Emilia gave patient heed to the lecture.

“But I am safe,” she remarked, when he had finished; “for my lover is not as those young men are.”

To speak at all, and arrange his ideas, was a vexation to the poor merchant. He was here like an irritable traveller, who knocks at a gate, which makes as if it opens, without letting him in. Emilia’s naive confidence he read as stupidity. It brought on a fresh access of the nervous fever lurking in him, and he cried, jumping from his seat: “Well, you can’t have him, and there’s an end. You must give up—confound! why! do you expect to have everything you want at starting? There, my child—but, upon my honour! a man loses his temper at having to talk for an hour or so, and no result. You must go to bed; and—do you say your prayers? Well! that’s one way of getting out of it—pray that you may forget all about what’s not good for you. Why, you’re almost like a young man, when you set your mind on a thing. Bad! won’t do! Say your prayers regularly. And, please, pour me out a mouthful of brandy. My hand trembles—I don’t know what’s the matter with it;—just like those rushes on the Thames I used to see when out fishing. No wind, and yet there they shake away. I wish it was daylight on the old river now! It’s night, and no mistake. I feel as if I had a fellow twirling a stick over my head. The rascal’s been at it for the last month. There, stop where you are, my dear. Don’t begin to dance!”

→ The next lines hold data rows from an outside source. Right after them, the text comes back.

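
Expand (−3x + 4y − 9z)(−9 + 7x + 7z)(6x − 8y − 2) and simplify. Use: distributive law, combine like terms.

204x^2 − 488xy − 54x − 126x^3 + 336x^2y − 504x^2z + 840xyz + 654xz + 288y^2 + 72y − 224xy^2 − 224y^2z − 704yz − 162z − 378xz^2 + 504yz^2 + 126z^2

(−3x + 4y − 9z)(−9 + 7x + 7z)(6x − 8y − 2)
= (27x − 21x^2 − 21xz − 36y + 28xy + 28yz + 81z − 63xz − 63z^2)(6x − 8y − 2)    [distributive law]
= (27x − 21x^2 − 84xz − 36y + 28xy + 28yz + 81z − 63z^2)(6x − 8y − 2)    [combine like terms]
= 162x^2 − 216xy − 54x − 126x^3 + 168x^2y + 42x^2 − 504x^2z + 672xyz + 168xz − 216xy + 288y^2 + 72y + 168x^2y − 224xy^2 − 56xy + 168xyz − 224y^2z − 56yz + 486xz − 648yz − 162z − 378xz^2 + 504yz^2 + 126z^2    [distributive law]
= 204x^2 − 488xy − 54x − 126x^3 + 336x^2y − 504x^2z + 840xyz + 654xz + 288y^2 + 72y − 224xy^2 − 224y^2z − 704yz − 162z − 378xz^2 + 504yz^2 + 126z^2    [combine like terms]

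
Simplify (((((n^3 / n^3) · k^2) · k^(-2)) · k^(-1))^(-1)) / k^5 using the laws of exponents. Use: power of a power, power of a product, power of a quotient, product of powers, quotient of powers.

k^(-4)

(((((n^3 / n^3) · k^2) · k^(-2)) · k^(-1))^(-1)) / k^5
= (((((n^3 / n^3) · k^2) · k^(-2))^(-1)) · ((k^(-1))^(-1))) / k^5    [power of a product]
= (((((n^3 / n^3) · k^2)^(-1)) · ((k^(-2))^(-1))) · ((k^(-1))^(-1))) / k^5    [power of a product]
= (((((n^3 / n^3)^(-1)) · ((k^2)^(-1))) · ((k^(-2))^(-1))) · ((k^(-1))^(-1))) / k^5    [power of a product]
= ((((((n^3)^(-1)) / ((n^3)^(-1))) · ((k^2)^(-1))) · ((k^(-2))^(-1))) · ((k^(-1))^(-1))) / k^5    [power of a quotient]
= ((((n^(-3) / ((n^3)^(-1))) · ((k^2)^(-1))) · ((k^(-2))^(-1))) · ((k^(-1))^(-1))) / k^5    [power of a power]
= ((((n^(-3) / n^(-3)) · ((k^2)^(-1))) · ((k^(-2))^(-1))) · ((k^(-1))^(-1))) / k^5    [power of a power]
= (((n^0 · ((k^2)^(-1))) · ((k^(-2))^(-1))) · ((k^(-1))^(-1))) / k^5    [quotient of powers]
= (((n^0 · k^(-2)) · ((k^(-2))^(-1))) · ((k^(-1))^(-1))) / k^5    [power of a power]
= (((n^0 · k^(-2)) · k^2) · ((k^(-1))^(-1))) / k^5    [power of a power]
= (((n^0 · k^(-2)) · k^2) · k) / k^5    [power of a power]
= k^(-4)    [quotient of powers; product of powers]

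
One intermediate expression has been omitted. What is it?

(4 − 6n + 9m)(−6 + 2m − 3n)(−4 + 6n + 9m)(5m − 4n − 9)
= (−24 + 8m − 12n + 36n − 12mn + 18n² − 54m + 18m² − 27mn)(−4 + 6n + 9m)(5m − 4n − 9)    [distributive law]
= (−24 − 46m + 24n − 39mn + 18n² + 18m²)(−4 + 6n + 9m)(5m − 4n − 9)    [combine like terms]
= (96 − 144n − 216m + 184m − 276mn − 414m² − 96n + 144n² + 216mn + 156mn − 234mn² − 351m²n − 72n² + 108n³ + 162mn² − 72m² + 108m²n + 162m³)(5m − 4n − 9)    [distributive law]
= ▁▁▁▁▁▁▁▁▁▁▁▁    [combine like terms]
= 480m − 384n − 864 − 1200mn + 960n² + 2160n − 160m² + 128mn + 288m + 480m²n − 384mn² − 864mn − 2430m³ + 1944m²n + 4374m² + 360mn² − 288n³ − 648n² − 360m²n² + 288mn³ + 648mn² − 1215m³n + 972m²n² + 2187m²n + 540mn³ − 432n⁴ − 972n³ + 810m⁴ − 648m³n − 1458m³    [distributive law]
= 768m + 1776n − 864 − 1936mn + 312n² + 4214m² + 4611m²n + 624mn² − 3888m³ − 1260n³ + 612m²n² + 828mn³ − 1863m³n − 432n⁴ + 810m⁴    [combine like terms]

By combine like terms:

(96 − 240n − 32m + 96mn − 486m² + 72n² − 72mn² − 243m²n + 108n³ + 162m³)(5m − 4n − 9)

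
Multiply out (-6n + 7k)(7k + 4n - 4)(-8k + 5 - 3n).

(-6n + 7k)(7k + 4n - 4)(-8k + 5 - 3n)
= (-42kn - 24n^2 + 24n + 49k^2 + 28kn - 28k)(-8k + 5 - 3n)    [distributive law]
= (-14kn - 24n^2 + 24n + 49k^2 - 28k)(-8k + 5 - 3n)    [combine like terms]
= 112k^2n - 70kn + 42kn^2 + 192kn^2 - 120n^2 + 72n^3 - 192kn + 120n - 72n^2 - 392k^3 + 245k^2 - 147k^2n + 224k^2 - 140k + 84kn    [distributive law]
= -35k^2n - 178kn + 234kn^2 - 192n^2 + 72n^3 + 120n - 392k^3 + 469k^2 - 140k    [combine like terms]

-35k^2n - 178kn + 234kn^2 - 192n^2 + 72n^3 + 120n - 392k^3 + 469k^2 - 140k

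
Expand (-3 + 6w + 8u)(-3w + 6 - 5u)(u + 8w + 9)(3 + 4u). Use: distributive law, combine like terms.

1233uw - 870u²w + 594w² - 558uw² + 783w + 999u + 1305u² - 486 - 1308u³ - 1800u²w² - 432w³ - 576uw³ - 1496u³w - 160u⁴

(-3 + 6w + 8u)(-3w + 6 - 5u)(u + 8w + 9)(3 + 4u)
= (9w - 18 + 15u - 18w² + 36w - 30uw - 24uw + 48u - 40u²)(u + 8w + 9)(3 + 4u)    [distributive law]
= (45w - 18 + 63u - 18w² - 54uw - 40u²)(u + 8w + 9)(3 + 4u)    [combine like terms]
= (45uw + 360w² + 405w - 18u - 144w - 162 + 63u² + 504uw + 567u - 18uw² - 144w³ - 162w² - 54u²w - 432uw² - 486uw - 40u³ - 320u²w - 360u²)(3 + 4u)    [distributive law]
= (63uw + 198w² + 261w + 549u - 162 - 297u² - 450uw² - 144w³ - 374u²w - 40u³)(3 + 4u)    [combine like terms]
= 189uw + 252u²w + 594w² + 792uw² + 783w + 1044uw + 1647u + 2196u² - 486 - 648u - 891u² - 1188u³ - 1350uw² - 1800u²w² - 432w³ - 576uw³ - 1122u²w - 1496u³w - 120u³ - 160u⁴    [distributive law]
= 1233uw - 870u²w + 594w² - 558uw² + 783w + 999u + 1305u² - 486 - 1308u³ - 1800u²w² - 432w³ - 576uw³ - 1496u³w - 160u⁴    [combine like terms]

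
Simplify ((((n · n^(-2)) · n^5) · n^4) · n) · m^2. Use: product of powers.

m^2·n^9

((((n · n^(-2)) · n^5) · n^4) · n) · m^2
= (((n^(-1) · n^5) · n^4) · n) · m^2    [product of powers]
= ((n^4 · n^4) · n) · m^2    [product of powers]
= (n^8 · n) · m^2    [product of powers]
= n^9 · m^2    [product of powers]
= m^2·n^9    [rearrange]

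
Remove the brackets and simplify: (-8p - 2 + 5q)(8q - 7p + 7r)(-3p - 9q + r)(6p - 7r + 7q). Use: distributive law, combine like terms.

(-8p - 2 + 5q)(8q - 7p + 7r)(-3p - 9q + r)(6p - 7r + 7q)
= (-64pq + 56p^2 - 56pr - 16q + 14p - 14r + 40q^2 - 35pq + 35qr)(-3p - 9q + r)(6p - 7r + 7q)    [distributive law]
= (-99pq + 56p^2 - 56pr - 16q + 14p - 14r + 40q^2 + 35qr)(-3p - 9q + r)(6p - 7r + 7q)    [combine like terms]
= (297p^2q + 891pq^2 - 99pqr - 168p^3 - 504p^2q + 56p^2r + 168p^2r + 504pqr - 56pr^2 + 48pq + 144q^2 - 16qr - 42p^2 - 126pq + 14pr + 42pr + 126qr - 14r^2 - 120pq^2 - 360q^3 + 40q^2r - 105pqr - 315q^2r + 35qr^2)(6p - 7r + 7q)    [distributive law]
= (-207p^2q + 771pq^2 + 300pqr - 168p^3 + 224p^2r - 56pr^2 - 78pq + 144q^2 + 110qr - 42p^2 + 56pr - 14r^2 - 360q^3 - 275q^2r + 35qr^2)(6p - 7r + 7q)    [combine like terms]
= -1242p^3q + 1449p^2qr - 1449p^2q^2 + 4626p^2q^2 - 5397pq^2r + 5397pq^3 + 1800p^2qr - 2100pqr^2 + 2100pq^2r - 1008p^4 + 1176p^3r - 1176p^3q + 1344p^3r - 1568p^2r^2 + 1568p^2qr - 336p^2r^2 + 392pr^3 - 392pqr^2 - 468p^2q + 546pqr - 546pq^2 + 864pq^2 - 1008q^2r + 1008q^3 + 660pqr - 770qr^2 + 770q^2r - 252p^3 + 294p^2r - 294p^2q + 336p^2r - 392pr^2 + 392pqr - 84pr^2 + 98r^3 - 98qr^2 - 2160pq^3 + 2520q^3r - 2520q^4 - 1650pq^2r + 1925q^2r^2 - 1925q^3r + 210pqr^2 - 245qr^3 + 245q^2r^2    [distributive law]
= -2418p^3q + 4817p^2qr + 3177p^2q^2 - 4947pq^2r + 3237pq^3 - 2282pqr^2 - 1008p^4 + 2520p^3r - 1904p^2r^2 + 392pr^3 - 762p^2q + 1598pqr + 318pq^2 - 238q^2r + 1008q^3 - 868qr^2 - 252p^3 + 630p^2r - 476pr^2 + 98r^3 + 595q^3r - 2520q^4 + 2170q^2r^2 - 245qr^3    [combine like terms]

-2418p^3q + 4817p^2qr + 3177p^2q^2 - 4947pq^2r + 3237pq^3 - 2282pqr^2 - 1008p^4 + 2520p^3r - 1904p^2r^2 + 392pr^3 - 762p^2q + 1598pqr + 318pq^2 - 238q^2r + 1008q^3 - 868qr^2 - 252p^3 + 630p^2r - 476pr^2 + 98r^3 + 595q^3r - 2520q^4 + 2170q^2r^2 - 245qr^3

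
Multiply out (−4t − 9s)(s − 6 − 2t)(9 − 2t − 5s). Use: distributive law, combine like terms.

−102st − 68st² − 52s²t + 216t + 24t² − 16t³ − 351s² + 45s³ + 486s

(−4t − 9s)(s − 6 − 2t)(9 − 2t − 5s)
= (−4st + 24t + 8t² − 9s² + 54s + 18st)(9 − 2t − 5s)    [distributive law]
= (14st + 24t + 8t² − 9s² + 54s)(9 − 2t − 5s)    [combine like terms]
= 126st − 28st² − 70s²t + 216t − 48t² − 120st + 72t² − 16t³ − 40st² − 81s² + 18s²t + 45s³ + 486s − 108st − 270s²    [distributive law]
= −102st − 68st² − 52s²t + 216t + 24t² − 16t³ − 351s² + 45s³ + 486s    [combine like terms]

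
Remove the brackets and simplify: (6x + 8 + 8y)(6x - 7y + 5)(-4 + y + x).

(6x + 8 + 8y)(6x - 7y + 5)(-4 + y + x)
= (36x^2 - 42xy + 30x + 48x - 56y + 40 + 48xy - 56y^2 + 40y)(-4 + y + x)    [distributive law]
= (36x^2 + 6xy + 78x - 16y + 40 - 56y^2)(-4 + y + x)    [combine like terms]
= -144x^2 + 36x^2y + 36x^3 - 24xy + 6xy^2 + 6x^2y - 312x + 78xy + 78x^2 + 64y - 16y^2 - 16xy - 160 + 40y + 40x + 224y^2 - 56y^3 - 56xy^2    [distributive law]
= -66x^2 + 42x^2y + 36x^3 + 38xy - 50xy^2 - 272x + 104y + 208y^2 - 160 - 56y^3    [combine like terms]

-66x^2 + 42x^2y + 36x^3 + 38xy - 50xy^2 - 272x + 104y + 208y^2 - 160 - 56y^3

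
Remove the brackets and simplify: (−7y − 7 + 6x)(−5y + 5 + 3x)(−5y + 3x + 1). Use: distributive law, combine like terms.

−175y^3 + 360xy^2 + 35y^2 − 243x^2y − 96xy + 175y − 96x − 35 + 45x^2 + 54x^3

(−7y − 7 + 6x)(−5y + 5 + 3x)(−5y + 3x + 1)
= (35y^2 − 35y − 21xy + 35y − 35 − 21x − 30xy + 30x + 18x^2)(−5y + 3x + 1)    [distributive law]
= (35y^2 − 51xy − 35 + 9x + 18x^2)(−5y + 3x + 1)    [combine like terms]
= −175y^3 + 105xy^2 + 35y^2 + 255xy^2 − 153x^2y − 51xy + 175y − 105x − 35 − 45xy + 27x^2 + 9x − 90x^2y + 54x^3 + 18x^2    [distributive law]
= −175y^3 + 360xy^2 + 35y^2 − 243x^2y − 96xy + 175y − 96x − 35 + 45x^2 + 54x^3    [combine like terms]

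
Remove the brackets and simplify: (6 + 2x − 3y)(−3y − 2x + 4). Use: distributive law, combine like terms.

(6 + 2x − 3y)(−3y − 2x + 4)
= −18y − 12x + 24 − 6xy − 4x^2 + 8x + 9y^2 + 6xy − 12y    [distributive law]
= −30y − 4x + 24 − 4x^2 + 9y^2    [combine like terms]

−30y − 4x + 24 − 4x^2 + 9y^2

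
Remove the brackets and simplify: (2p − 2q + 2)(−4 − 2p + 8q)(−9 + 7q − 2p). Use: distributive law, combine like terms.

(2p − 2q + 2)(−4 − 2p + 8q)(−9 + 7q − 2p)
= (−8p − 4p^2 + 16pq + 8q + 4pq − 16q^2 − 8 − 4p + 16q)(−9 + 7q − 2p)    [distributive law]
= (−12p − 4p^2 + 20pq + 24q − 16q^2 − 8)(−9 + 7q − 2p)    [combine like terms]
= 108p − 84pq + 24p^2 + 36p^2 − 28p^2q + 8p^3 − 180pq + 140pq^2 − 40p^2q − 216q + 168q^2 − 48pq + 144q^2 − 112q^3 + 32pq^2 + 72 − 56q + 16p    [distributive law]
= 124p − 312pq + 60p^2 − 68p^2q + 8p^3 + 172pq^2 − 272q + 312q^2 − 112q^3 + 72    [combine like terms]

124p − 312pq + 60p^2 − 68p^2q + 8p^3 + 172pq^2 − 272q + 312q^2 − 112q^3 + 72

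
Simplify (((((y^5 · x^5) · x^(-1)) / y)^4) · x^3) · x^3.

x^22y^16

(((((y^5 · x^5) · x^(-1)) / y)^4) · x^3) · x^3
= (((((y^5 · x^5) · x^(-1))^4) / (y^4)) · x^3) · x^3    [power of a quotient]
= (((((y^5 · x^5)^4) · ((x^(-1))^4)) / (y^4)) · x^3) · x^3    [power of a product]
= ((((((y^5)^4) · ((x^5)^4)) · ((x^(-1))^4)) / (y^4)) · x^3) · x^3    [power of a product]
= ((((y^20 · ((x^5)^4)) · ((x^(-1))^4)) / (y^4)) · x^3) · x^3    [power of a power]
= ((((y^20 · x^20) · ((x^(-1))^4)) / (y^4)) · x^3) · x^3    [power of a power]
= ((((y^20 · x^20) · x^(-4)) / (y^4)) · x^3) · x^3    [power of a power]
= x^22y^16    [quotient of powers; product of powers]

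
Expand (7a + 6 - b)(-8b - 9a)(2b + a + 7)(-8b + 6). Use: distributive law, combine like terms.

(7a + 6 - b)(-8b - 9a)(2b + a + 7)(-8b + 6)
= (-56ab - 63a^2 - 48b - 54a + 8b^2 + 9ab)(2b + a + 7)(-8b + 6)    [distributive law]
= (-47ab - 63a^2 - 48b - 54a + 8b^2)(2b + a + 7)(-8b + 6)    [combine like terms]
= (-94ab^2 - 47a^2b - 329ab - 126a^2b - 63a^3 - 441a^2 - 96b^2 - 48ab - 336b - 108ab - 54a^2 - 378a + 16b^3 + 8ab^2 + 56b^2)(-8b + 6)    [distributive law]
= (-86ab^2 - 173a^2b - 485ab - 63a^3 - 495a^2 - 40b^2 - 336b - 378a + 16b^3)(-8b + 6)    [combine like terms]
= 688ab^3 - 516ab^2 + 1384a^2b^2 - 1038a^2b + 3880ab^2 - 2910ab + 504a^3b - 378a^3 + 3960a^2b - 2970a^2 + 320b^3 - 240b^2 + 2688b^2 - 2016b + 3024ab - 2268a - 128b^4 + 96b^3    [distributive law]
= 688ab^3 + 3364ab^2 + 1384a^2b^2 + 2922a^2b + 114ab + 504a^3b - 378a^3 - 2970a^2 + 416b^3 + 2448b^2 - 2016b - 2268a - 128b^4    [combine like terms]

688ab^3 + 3364ab^2 + 1384a^2b^2 + 2922a^2b + 114ab + 504a^3b - 378a^3 - 2970a^2 + 416b^3 + 2448b^2 - 2016b - 2268a - 128b^4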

He pressed at his misty eyes, half under the impression that she was taking a succession of dazzling leaps in air. Terror of an impending blow, which he associated with Emilia’s voice, made him entreat her to be silent. After a space, he breathed a long breath of relief, saying: “No, no; you’re firm enough on your feet. I don’t think I ever saw you dance. My girls have given it up. What led me to think…but, let’s to bed, and say our prayers. I want a kiss.”